Comment by hlloyd1925
1 month ago
If I or some neutral party were to go to the effort to learn how to pull up the information they used from the American Community Survey [1] and it matched what CIS published would you be open to changing your mind on either the absurd sounding statistics of the rate of Somalians using welfare or the reputation of CIS in general?
[1] https://www.census.gov/data/developers/data-sets/acs-5year.h...
> would you be open to changing your mind on either the absurd sounding statistics of the rate of Somalians using welfare
I'm never completely closed to changing my mind on anything. I don't have any confidence that anything that I know is set in stone. I only have a reasonable confidence in anything I say. You can see that in my original comment too. Those weren't my judgments, those were my assessments based on available evidence that I quoted.

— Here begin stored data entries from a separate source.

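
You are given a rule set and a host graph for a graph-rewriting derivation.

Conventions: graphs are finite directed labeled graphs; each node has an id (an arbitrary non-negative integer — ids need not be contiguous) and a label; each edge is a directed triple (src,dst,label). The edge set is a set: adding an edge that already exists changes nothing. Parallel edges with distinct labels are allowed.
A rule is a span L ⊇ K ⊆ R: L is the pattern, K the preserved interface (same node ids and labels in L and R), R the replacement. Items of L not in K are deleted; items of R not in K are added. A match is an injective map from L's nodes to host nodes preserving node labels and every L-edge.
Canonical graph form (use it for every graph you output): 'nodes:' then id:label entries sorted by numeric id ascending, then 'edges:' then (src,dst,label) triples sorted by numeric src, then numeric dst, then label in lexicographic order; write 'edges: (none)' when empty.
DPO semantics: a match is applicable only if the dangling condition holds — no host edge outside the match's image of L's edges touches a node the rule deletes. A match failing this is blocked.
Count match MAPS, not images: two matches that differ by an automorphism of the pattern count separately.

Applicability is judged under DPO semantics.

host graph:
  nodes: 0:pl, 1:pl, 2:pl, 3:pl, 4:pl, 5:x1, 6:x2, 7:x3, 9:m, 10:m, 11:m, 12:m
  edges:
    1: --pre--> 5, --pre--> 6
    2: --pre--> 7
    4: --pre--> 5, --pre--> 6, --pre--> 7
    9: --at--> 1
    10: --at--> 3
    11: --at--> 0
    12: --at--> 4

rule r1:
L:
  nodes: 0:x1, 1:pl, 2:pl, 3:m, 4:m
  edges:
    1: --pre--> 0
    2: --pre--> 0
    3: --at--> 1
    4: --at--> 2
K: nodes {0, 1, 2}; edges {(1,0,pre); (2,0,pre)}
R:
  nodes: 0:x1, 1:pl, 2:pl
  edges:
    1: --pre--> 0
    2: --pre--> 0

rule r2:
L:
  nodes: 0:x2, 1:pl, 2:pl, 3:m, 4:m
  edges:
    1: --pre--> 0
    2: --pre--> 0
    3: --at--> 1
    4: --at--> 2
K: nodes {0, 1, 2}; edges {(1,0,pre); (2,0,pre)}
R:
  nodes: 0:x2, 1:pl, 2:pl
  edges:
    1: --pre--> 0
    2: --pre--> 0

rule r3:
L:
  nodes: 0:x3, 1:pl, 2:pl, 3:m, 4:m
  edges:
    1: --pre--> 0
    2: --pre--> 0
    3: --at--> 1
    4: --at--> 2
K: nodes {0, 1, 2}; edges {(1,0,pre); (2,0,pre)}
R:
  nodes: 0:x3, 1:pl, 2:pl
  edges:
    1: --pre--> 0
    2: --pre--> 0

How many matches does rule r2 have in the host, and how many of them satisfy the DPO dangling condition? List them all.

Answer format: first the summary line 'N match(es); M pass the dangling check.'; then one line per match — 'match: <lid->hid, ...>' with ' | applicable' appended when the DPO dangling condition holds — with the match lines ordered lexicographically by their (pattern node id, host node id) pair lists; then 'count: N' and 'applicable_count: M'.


2 match(es); 2 pass the dangling check.
match: 0->6, 1->1, 2->4, 3->9, 4->12 | applicable
match: 0->6, 1->4, 2->1, 3->12, 4->9 | applicable
count: 2
applicable_count: 2


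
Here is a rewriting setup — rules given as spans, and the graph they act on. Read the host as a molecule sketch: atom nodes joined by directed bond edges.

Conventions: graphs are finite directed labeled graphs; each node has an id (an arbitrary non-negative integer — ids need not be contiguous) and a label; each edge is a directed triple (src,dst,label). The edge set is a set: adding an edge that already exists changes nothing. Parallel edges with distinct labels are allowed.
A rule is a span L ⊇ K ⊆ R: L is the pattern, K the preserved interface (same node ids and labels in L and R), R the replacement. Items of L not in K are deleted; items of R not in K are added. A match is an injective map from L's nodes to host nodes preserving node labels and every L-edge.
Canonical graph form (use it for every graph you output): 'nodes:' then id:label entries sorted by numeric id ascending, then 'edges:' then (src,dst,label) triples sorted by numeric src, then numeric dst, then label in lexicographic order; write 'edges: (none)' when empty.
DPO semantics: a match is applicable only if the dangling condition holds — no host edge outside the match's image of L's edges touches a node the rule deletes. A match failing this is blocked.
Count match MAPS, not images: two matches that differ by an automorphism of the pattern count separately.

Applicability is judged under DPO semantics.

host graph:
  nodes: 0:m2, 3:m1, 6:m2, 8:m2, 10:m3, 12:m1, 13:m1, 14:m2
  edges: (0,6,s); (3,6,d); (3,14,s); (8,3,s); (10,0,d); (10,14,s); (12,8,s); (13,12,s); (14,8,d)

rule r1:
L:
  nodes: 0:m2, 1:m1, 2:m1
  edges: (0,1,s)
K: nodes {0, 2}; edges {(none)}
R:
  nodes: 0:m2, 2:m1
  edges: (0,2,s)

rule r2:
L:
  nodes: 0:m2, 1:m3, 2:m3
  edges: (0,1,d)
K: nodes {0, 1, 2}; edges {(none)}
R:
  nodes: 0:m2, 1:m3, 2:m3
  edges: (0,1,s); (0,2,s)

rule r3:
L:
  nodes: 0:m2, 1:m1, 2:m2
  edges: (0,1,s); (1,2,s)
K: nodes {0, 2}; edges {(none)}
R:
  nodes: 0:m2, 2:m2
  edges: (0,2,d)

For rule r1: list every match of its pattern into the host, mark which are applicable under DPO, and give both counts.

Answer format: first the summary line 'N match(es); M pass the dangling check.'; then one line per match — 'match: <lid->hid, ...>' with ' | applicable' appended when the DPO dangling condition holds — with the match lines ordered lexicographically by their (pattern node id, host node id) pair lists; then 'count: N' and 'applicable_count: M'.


2 match(es); 0 pass the dangling check.
match: 0->8, 1->3, 2->12
match: 0->8, 1->3, 2->13
count: 2
applicable_count: 0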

However, this debate started with the quoting of a source with extreme conflicts of interest and bias that wasn't declared. That's academic dishonesty, if you know how reaserch is evaluated. The proper way to debate this was to either quote a reputable source or at least give a heads up about the data and the source. Once that trust is breached, the readers have every justification to be very skeptical and prejudiced about any further claims. That's how debates work. Resorting to these tiring meta debates about the source instead is just shifting the goal posts and inverting the responsibility again.
And as for the counter evidence, I hope you see what others have been saying. Statistics can be used to lie about reality. I don't know who said this, but 'there are lies, damned lies and statistics'. It takes extra context to interpret it properly - a fact that's persistently used by some to spread lies. Because of this, these claims are now going to need a lengthy scrutiny.

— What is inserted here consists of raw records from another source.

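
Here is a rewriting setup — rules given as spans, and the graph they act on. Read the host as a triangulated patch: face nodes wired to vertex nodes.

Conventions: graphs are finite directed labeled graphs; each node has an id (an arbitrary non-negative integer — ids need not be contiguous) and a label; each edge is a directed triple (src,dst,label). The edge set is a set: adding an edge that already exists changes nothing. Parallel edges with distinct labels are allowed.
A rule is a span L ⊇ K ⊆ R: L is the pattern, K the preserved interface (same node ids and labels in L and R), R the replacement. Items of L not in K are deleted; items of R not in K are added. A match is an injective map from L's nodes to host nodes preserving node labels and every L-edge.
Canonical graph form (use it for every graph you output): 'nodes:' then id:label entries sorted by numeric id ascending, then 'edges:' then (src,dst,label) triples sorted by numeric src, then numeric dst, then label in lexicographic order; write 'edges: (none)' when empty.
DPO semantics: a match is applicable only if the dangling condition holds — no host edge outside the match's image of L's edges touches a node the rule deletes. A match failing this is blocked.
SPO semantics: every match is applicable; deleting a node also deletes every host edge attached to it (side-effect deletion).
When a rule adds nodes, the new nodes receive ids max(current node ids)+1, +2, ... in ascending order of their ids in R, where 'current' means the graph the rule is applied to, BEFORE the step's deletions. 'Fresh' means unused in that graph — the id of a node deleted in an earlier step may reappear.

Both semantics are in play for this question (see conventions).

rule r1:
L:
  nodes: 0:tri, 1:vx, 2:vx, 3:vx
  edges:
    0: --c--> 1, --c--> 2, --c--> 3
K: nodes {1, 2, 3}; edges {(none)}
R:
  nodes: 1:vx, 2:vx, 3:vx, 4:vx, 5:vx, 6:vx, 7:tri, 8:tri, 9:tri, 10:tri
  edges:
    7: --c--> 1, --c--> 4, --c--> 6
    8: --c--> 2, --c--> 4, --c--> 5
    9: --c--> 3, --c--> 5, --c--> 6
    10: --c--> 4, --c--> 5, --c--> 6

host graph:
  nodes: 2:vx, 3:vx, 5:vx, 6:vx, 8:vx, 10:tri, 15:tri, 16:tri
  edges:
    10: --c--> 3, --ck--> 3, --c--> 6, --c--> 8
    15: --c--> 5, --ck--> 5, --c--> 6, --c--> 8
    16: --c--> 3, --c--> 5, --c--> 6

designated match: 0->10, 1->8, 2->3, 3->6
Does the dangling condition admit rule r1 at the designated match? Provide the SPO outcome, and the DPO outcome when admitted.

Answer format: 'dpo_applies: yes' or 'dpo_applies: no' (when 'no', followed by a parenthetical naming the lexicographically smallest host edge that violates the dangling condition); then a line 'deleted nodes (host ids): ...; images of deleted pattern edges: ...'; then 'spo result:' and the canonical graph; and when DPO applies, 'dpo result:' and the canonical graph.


dpo_applies: no
(the rule deletes node 10, which keeps host edge (10,3,ck) outside the match image — the dangling condition fails, DPO blocks; SPO proceeds and side-deletes such edges)
deleted nodes (host ids): 10; images of deleted pattern edges: (10,3,c); (10,6,c); (10,8,c)
spo result:
nodes: 2:vx, 3:vx, 5:vx, 6:vx, 8:vx, 15:tri, 16:tri, 17:vx, 18:vx, 19:vx, 20:tri, 21:tri, 22:tri, 23:tri
edges: (15,5,c); (15,5,ck); (15,6,c); (15,8,c); (16,3,c); (16,5,c); (16,6,c); (20,8,c); (20,17,c); (20,19,c); (21,3,c); (21,17,c); (21,18,c); (22,6,c); (22,18,c); (22,19,c); (23,17,c); (23,18,c); (23,19,c)


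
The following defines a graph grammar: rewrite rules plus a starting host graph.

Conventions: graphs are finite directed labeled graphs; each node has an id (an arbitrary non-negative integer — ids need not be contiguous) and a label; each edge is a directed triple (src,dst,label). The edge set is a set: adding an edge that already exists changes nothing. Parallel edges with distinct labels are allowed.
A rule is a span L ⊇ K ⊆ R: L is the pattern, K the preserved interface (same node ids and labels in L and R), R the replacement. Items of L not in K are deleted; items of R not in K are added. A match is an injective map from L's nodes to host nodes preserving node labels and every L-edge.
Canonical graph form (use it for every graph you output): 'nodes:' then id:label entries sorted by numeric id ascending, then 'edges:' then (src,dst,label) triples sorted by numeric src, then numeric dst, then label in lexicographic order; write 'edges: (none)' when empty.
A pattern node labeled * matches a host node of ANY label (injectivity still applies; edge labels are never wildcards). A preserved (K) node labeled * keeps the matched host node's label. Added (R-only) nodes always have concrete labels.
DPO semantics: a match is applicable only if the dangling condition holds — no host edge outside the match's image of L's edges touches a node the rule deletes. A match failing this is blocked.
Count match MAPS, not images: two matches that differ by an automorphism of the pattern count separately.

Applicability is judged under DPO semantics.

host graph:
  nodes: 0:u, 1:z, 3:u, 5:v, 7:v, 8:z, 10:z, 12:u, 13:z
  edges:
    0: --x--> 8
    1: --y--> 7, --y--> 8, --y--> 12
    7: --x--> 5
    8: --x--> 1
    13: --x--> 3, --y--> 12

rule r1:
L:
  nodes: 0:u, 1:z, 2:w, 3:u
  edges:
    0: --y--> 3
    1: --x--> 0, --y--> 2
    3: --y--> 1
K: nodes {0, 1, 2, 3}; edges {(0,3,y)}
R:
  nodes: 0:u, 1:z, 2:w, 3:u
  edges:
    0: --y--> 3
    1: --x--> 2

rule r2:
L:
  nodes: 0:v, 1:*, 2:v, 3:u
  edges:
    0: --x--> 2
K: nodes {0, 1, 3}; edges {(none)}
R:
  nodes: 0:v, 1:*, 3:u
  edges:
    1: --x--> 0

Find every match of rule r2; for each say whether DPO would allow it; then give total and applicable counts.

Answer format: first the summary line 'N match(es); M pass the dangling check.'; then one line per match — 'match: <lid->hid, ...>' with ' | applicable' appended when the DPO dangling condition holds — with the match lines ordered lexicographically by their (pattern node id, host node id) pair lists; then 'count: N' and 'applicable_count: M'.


18 match(es); 18 pass the dangling check.
match: 0->7, 1->0, 2->5, 3->3 | applicable
match: 0->7, 1->0, 2->5, 3->12 | applicable
match: 0->7, 1->1, 2->5, 3->0 | applicable
match: 0->7, 1->1, 2->5, 3->3 | applicable
match: 0->7, 1->1, 2->5, 3->12 | applicable
match: 0->7, 1->3, 2->5, 3->0 | applicable
match: 0->7, 1->3, 2->5, 3->12 | applicable
match: 0->7, 1->8, 2->5, 3->0 | applicable
match: 0->7, 1->8, 2->5, 3->3 | applicable
match: 0->7, 1->8, 2->5, 3->12 | applicable
match: 0->7, 1->10, 2->5, 3->0 | applicable
match: 0->7, 1->10, 2->5, 3->3 | applicable
match: 0->7, 1->10, 2->5, 3->12 | applicable
match: 0->7, 1->12, 2->5, 3->0 | applicable
match: 0->7, 1->12, 2->5, 3->3 | applicable
match: 0->7, 1->13, 2->5, 3->0 | applicable
match: 0->7, 1->13, 2->5, 3->3 | applicable
match: 0->7, 1->13, 2->5, 3->12 | applicable
count: 18
applicable_count: 18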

> or the reputation of CIS in general?
CIS was started by a eugenicist and they still are a hate group connected to a hate movement. Their motive isn't even in question here. The simplest trick in the book they can use is to cherry pick data that supports their claims from a valid research and neglect everything else. So even if their data turns out to be true in however narrow sense, I don't see how that should give them any more legitimacy.